About Me
I am Janarra Anderson, a wife and Mother of 4.
I’m also a Birth and postpartum doula, Perinatal mental health coach and Maternal Guide. And a mother who almost did not make it through her first postpartum year.
I say that plainly because I think it matters.
My first birth was traumatic. What followed was severe postpartum depression — including a season of self-harm that I carried in silence while everyone around me thought I was handling it.
I was not handling it.
I was surviving it. Alone. Without language for what was happening to me. Without a system that was designed to catch me before I fell through.
That experience plus nearly a decade of sitting with mothers in their most vulnerable postpartum moments, is what taught me something the healthcare system is still catching up to.
Maternal mental health crises are not personal failures.
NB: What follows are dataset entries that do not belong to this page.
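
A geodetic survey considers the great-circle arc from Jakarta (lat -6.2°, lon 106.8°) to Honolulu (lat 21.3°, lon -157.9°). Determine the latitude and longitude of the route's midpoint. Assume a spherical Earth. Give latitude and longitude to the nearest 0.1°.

≈ lat 11.1°, lon 152.4°

Write both endpoints as unit vectors p₁, p₂ with components (cos φ cos λ, cos φ sin λ, sin φ).
The central angle between the endpoints is δ = arccos(p₁·p₂) ≈ 1.696 rad (97.2°).
Interpolate at f = 1/2 with slerp weights a = sin((1−f)δ)/sin δ ≈ 0.756, b = sin(fδ)/sin δ ≈ 0.756.
p = a·p₁ + b·p₂ ≈ (-0.870, 0.454, 0.193); φ = arcsin(p_z) ≈ 11.12°, λ = atan2(p_y, p_x) ≈ 152.41°.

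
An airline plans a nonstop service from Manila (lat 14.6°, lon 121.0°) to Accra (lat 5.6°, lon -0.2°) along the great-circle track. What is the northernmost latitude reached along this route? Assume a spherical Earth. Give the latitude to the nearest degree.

The great circle lies in the plane with unit normal n̂ = (p₁ × p₂)/|p₁ × p₂|.
Here n̂_z ≈ -0.936; the vertex latitude is φ_max = arccos|n̂_z| ≈ 20.7°.
Check via Clairaut: cos φ_max = |cos φ₁| · sin C = cos(14.6°)·sin(75.2°) ≈ 0.936, again giving ≈ 20.7°.

≈ 21°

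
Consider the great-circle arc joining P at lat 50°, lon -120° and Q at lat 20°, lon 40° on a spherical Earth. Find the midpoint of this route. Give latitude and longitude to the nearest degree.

Convert each endpoint to a unit vector on the sphere (x = cos φ cos λ, y = cos φ sin λ, z = sin φ).
The central angle between the endpoints is δ = arccos(p₁·p₂) ≈ 1.881 rad (107.8°).
Interpolate at f = 1/2 with slerp weights a = sin((1−f)δ)/sin δ ≈ 0.849, b = sin(fδ)/sin δ ≈ 0.849.
p = a·p₁ + b·p₂ ≈ (0.338, 0.040, 0.940); φ = arcsin(p_z) ≈ 70.09°, λ = atan2(p_y, p_x) ≈ 6.78°.

≈ lat 70°, lon 7°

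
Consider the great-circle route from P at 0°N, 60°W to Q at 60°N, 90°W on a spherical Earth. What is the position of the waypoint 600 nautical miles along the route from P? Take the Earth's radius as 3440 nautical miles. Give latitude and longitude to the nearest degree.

≈ 10°N, 63°W

Write both endpoints as unit vectors p₁, p₂ with components (cos φ cos λ, cos φ sin λ, sin φ).
The central angle between the endpoints is δ = arccos(p₁·p₂) ≈ 1.123 rad (64.3°). The total great-circle distance is δ·R ≈ 1.123 × 3440 ≈ 3863 nmi, so the target fraction is f = 600/3863 ≈ 0.155.
Interpolate at f ≈ 0.155 with slerp weights a = sin((1−f)δ)/sin δ ≈ 0.901, b = sin(fδ)/sin δ ≈ 0.193.
p = a·p₁ + b·p₂ ≈ (0.451, -0.877, 0.167); φ = arcsin(p_z) ≈ 9.60°, λ = atan2(p_y, p_x) ≈ -62.80°.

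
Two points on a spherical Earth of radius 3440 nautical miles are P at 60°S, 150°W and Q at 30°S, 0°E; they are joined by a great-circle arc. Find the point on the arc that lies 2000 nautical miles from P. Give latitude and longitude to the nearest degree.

≈ 76°S, 57°W

Write both endpoints as unit vectors p₁, p₂ with components (cos φ cos λ, cos φ sin λ, sin φ).
The central angle between the endpoints is δ = arccos(p₁·p₂) ≈ 1.513 rad (86.7°). The total great-circle distance is δ·R ≈ 1.513 × 3440 ≈ 5204 nmi, so the target fraction is f = 2000/5204 ≈ 0.384.
Interpolate at f ≈ 0.384 with slerp weights a = sin((1−f)δ)/sin δ ≈ 0.804, b = sin(fδ)/sin δ ≈ 0.550.
p = a·p₁ + b·p₂ ≈ (0.128, -0.201, -0.971); φ = arcsin(p_z) ≈ -76.21°, λ = atan2(p_y, p_x) ≈ -57.43°.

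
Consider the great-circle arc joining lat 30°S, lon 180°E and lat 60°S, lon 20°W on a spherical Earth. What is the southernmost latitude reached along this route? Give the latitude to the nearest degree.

≈ 81°S

The great circle lies in the plane with unit normal n̂ = (p₁ × p₂)/|p₁ × p₂|.
Here n̂_z ≈ +0.148; the vertex latitude is φ_max = arccos|n̂_z| ≈ 81.5°.
Check via Clairaut: cos φ_max = |cos φ₁| · sin C = cos(30.0°)·sin(170.2°) ≈ 0.148, again giving ≈ 81.5°.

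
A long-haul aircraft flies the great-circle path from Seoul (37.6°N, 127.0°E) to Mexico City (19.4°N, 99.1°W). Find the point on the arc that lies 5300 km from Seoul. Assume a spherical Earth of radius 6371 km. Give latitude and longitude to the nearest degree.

Convert each endpoint to a unit vector on the sphere (x = cos φ cos λ, y = cos φ sin λ, z = sin φ).
The central angle between the endpoints is δ = arccos(p₁·p₂) ≈ 1.892 rad (108.4°). The total great-circle distance is δ·R ≈ 1.892 × 6371 ≈ 12053 km, so the target fraction is f = 5300/12053 ≈ 0.440.
Interpolate at f ≈ 0.440 with slerp weights a = sin((1−f)δ)/sin δ ≈ 0.919, b = sin(fδ)/sin δ ≈ 0.779.
p = a·p₁ + b·p₂ ≈ (-0.555, -0.144, 0.820); φ = arcsin(p_z) ≈ 55.05°, λ = atan2(p_y, p_x) ≈ -165.46°.

≈ 55°N, 165°W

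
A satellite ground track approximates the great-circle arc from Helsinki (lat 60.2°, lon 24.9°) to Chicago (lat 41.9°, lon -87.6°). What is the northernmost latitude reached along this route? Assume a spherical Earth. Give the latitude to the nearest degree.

≈ 68°

The great circle lies in the plane with unit normal n̂ = (p₁ × p₂)/|p₁ × p₂|.
Here n̂_z ≈ -0.380; the vertex latitude is φ_max = arccos|n̂_z| ≈ 67.7°.
Check via Clairaut: cos φ_max = |cos φ₁| · sin C = cos(60.2°)·sin(49.9°) ≈ 0.380, again giving ≈ 67.7°.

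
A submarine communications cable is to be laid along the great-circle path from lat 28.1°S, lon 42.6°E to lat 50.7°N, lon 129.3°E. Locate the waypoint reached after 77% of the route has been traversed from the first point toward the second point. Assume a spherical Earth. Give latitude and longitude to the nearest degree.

≈ lat 37°N, lon 99°E

Convert each endpoint to a unit vector on the sphere (x = cos φ cos λ, y = cos φ sin λ, z = sin φ).
The central angle between the endpoints is δ = arccos(p₁·p₂) ≈ 1.910 rad (109.4°).
Interpolate at f = 0.77 with slerp weights a = sin((1−f)δ)/sin δ ≈ 0.451, b = sin(fδ)/sin δ ≈ 1.055.
p = a·p₁ + b·p₂ ≈ (-0.130, 0.786, 0.604); φ = arcsin(p_z) ≈ 37.16°, λ = atan2(p_y, p_x) ≈ 99.42°.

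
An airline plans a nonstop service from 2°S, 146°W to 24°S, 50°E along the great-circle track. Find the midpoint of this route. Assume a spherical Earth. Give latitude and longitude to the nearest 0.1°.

Write both endpoints as unit vectors p₁, p₂ with components (cos φ cos λ, cos φ sin λ, sin φ).
The central angle between the endpoints is δ = arccos(p₁·p₂) ≈ 2.613 rad (149.7°).
Interpolate at f = 1/2 with slerp weights a = sin((1−f)δ)/sin δ ≈ 1.913, b = sin(fδ)/sin δ ≈ 1.913.
p = a·p₁ + b·p₂ ≈ (-0.462, 0.270, -0.845); φ = arcsin(p_z) ≈ -57.67°, λ = atan2(p_y, p_x) ≈ 149.71°.

≈ 57.7°S, 149.7°E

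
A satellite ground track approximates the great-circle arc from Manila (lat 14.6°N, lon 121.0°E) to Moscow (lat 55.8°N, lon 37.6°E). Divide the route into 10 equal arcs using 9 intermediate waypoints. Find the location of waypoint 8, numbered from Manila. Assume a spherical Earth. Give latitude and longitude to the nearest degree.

From cos δ = sin φ₁ sin φ₂ + cos φ₁ cos φ₂ cos Δλ, the central angle is δ ≈ 1.296 rad (74.3°).
Interpolate at f = 8/10 with slerp weights a = sin((1−f)δ)/sin δ ≈ 0.266, b = sin(fδ)/sin δ ≈ 0.894.
p = a·p₁ + b·p₂ ≈ (0.266, 0.528, 0.807); φ = arcsin(p_z) ≈ 53.79°, λ = atan2(p_y, p_x) ≈ 63.29°.

≈ lat 54°N, lon 63°E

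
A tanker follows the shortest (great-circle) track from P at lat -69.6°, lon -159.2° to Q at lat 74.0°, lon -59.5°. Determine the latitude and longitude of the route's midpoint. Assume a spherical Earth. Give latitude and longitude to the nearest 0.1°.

≈ lat 3.4°, lon -117.2°

Write both endpoints as unit vectors p₁, p₂ with components (cos φ cos λ, cos φ sin λ, sin φ).
The central angle between the endpoints is δ = arccos(p₁·p₂) ≈ 2.732 rad (156.5°).
Interpolate at f = 1/2 with slerp weights a = sin((1−f)δ)/sin δ ≈ 2.457, b = sin(fδ)/sin δ ≈ 2.457.
p = a·p₁ + b·p₂ ≈ (-0.457, -0.888, 0.059); φ = arcsin(p_z) ≈ 3.38°, λ = atan2(p_y, p_x) ≈ -117.24°.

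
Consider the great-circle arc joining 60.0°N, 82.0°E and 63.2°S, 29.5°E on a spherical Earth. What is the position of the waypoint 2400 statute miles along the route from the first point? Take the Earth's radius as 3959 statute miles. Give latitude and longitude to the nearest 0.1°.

Write both endpoints as unit vectors p₁, p₂ with components (cos φ cos λ, cos φ sin λ, sin φ).
The central angle between the endpoints is δ = arccos(p₁·p₂) ≈ 2.260 rad (129.5°). The total great-circle distance is δ·R ≈ 2.260 × 3959 ≈ 8947 mi, so the target fraction is f = 2400/8947 ≈ 0.268.
Interpolate at f ≈ 0.268 with slerp weights a = sin((1−f)δ)/sin δ ≈ 1.291, b = sin(fδ)/sin δ ≈ 0.738.
p = a·p₁ + b·p₂ ≈ (0.380, 0.803, 0.459); φ = arcsin(p_z) ≈ 27.34°, λ = atan2(p_y, p_x) ≈ 64.71°.

≈ 27.3°N, 64.7°E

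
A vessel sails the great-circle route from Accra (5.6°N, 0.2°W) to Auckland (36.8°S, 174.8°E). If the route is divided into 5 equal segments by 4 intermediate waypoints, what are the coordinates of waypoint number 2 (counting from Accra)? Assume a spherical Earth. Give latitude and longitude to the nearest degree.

≈ 53°S, 11°E

Write both endpoints as unit vectors p₁, p₂ with components (cos φ cos λ, cos φ sin λ, sin φ).
The central angle between the endpoints is δ = arccos(p₁·p₂) ≈ 2.591 rad (148.5°).
Interpolate at f = 2/5 with slerp weights a = sin((1−f)δ)/sin δ ≈ 1.912, b = sin(fδ)/sin δ ≈ 1.646.
p = a·p₁ + b·p₂ ≈ (0.590, 0.113, -0.799); φ = arcsin(p_z) ≈ -53.05°, λ = atan2(p_y, p_x) ≈ 10.81°.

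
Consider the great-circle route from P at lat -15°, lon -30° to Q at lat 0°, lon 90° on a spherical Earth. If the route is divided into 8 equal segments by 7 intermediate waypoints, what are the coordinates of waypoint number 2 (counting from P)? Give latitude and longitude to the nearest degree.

The haversine formula gives a central angle δ ≈ 2.075 rad (118.9°) between the endpoints.
Interpolate at f = 2/8 with slerp weights a = sin((1−f)δ)/sin δ ≈ 1.142, b = sin(fδ)/sin δ ≈ 0.566.
p = a·p₁ + b·p₂ ≈ (0.955, 0.015, -0.296); φ = arcsin(p_z) ≈ -17.19°, λ = atan2(p_y, p_x) ≈ 0.88°.

≈ lat -17°, lon 1°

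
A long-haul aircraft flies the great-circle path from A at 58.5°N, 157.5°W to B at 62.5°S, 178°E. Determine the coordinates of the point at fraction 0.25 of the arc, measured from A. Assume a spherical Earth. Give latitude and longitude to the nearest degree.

≈ 28°N, 165°W

Convert each endpoint to a unit vector on the sphere (x = cos φ cos λ, y = cos φ sin λ, z = sin φ).
The central angle between the endpoints is δ = arccos(p₁·p₂) ≈ 2.137 rad (122.5°).
Interpolate at f = 0.25 with slerp weights a = sin((1−f)δ)/sin δ ≈ 1.185, b = sin(fδ)/sin δ ≈ 0.604.
p = a·p₁ + b·p₂ ≈ (-0.850, -0.227, 0.475); φ = arcsin(p_z) ≈ 28.34°, λ = atan2(p_y, p_x) ≈ -165.05°.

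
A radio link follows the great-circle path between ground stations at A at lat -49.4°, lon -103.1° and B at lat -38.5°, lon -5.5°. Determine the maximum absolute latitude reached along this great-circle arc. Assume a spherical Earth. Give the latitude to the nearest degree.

≈ -56°

The great circle lies in the plane with unit normal n̂ = (p₁ × p₂)/|p₁ × p₂|.
Here n̂_z ≈ +0.552; the vertex latitude is φ_max = arccos|n̂_z| ≈ 56.5°.
Check via Clairaut: cos φ_max = |cos φ₁| · sin C = cos(49.4°)·sin(121.9°) ≈ 0.552, again giving ≈ 56.5°.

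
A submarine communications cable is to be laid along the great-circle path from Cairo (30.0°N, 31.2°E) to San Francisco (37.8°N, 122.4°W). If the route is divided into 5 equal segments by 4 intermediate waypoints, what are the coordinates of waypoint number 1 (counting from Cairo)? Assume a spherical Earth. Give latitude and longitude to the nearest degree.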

They are what happens when the support structures around mothers collapse and nobody builds them back.
I founded Ina Postpartum Collective to change that.
Not just for individual mothers — though that work matters deeply to me — but at the systems level. Closing the gap between screening and support. Bringing the matrescence framework into clinical care. Building referral pathways that actually reach the mothers who need them most — including Filipina mothers, immigrant mothers, and Black and brown mothers who have been failed by the system longest.
This work is personal.
It is also structural.
And I believe those two things belong together.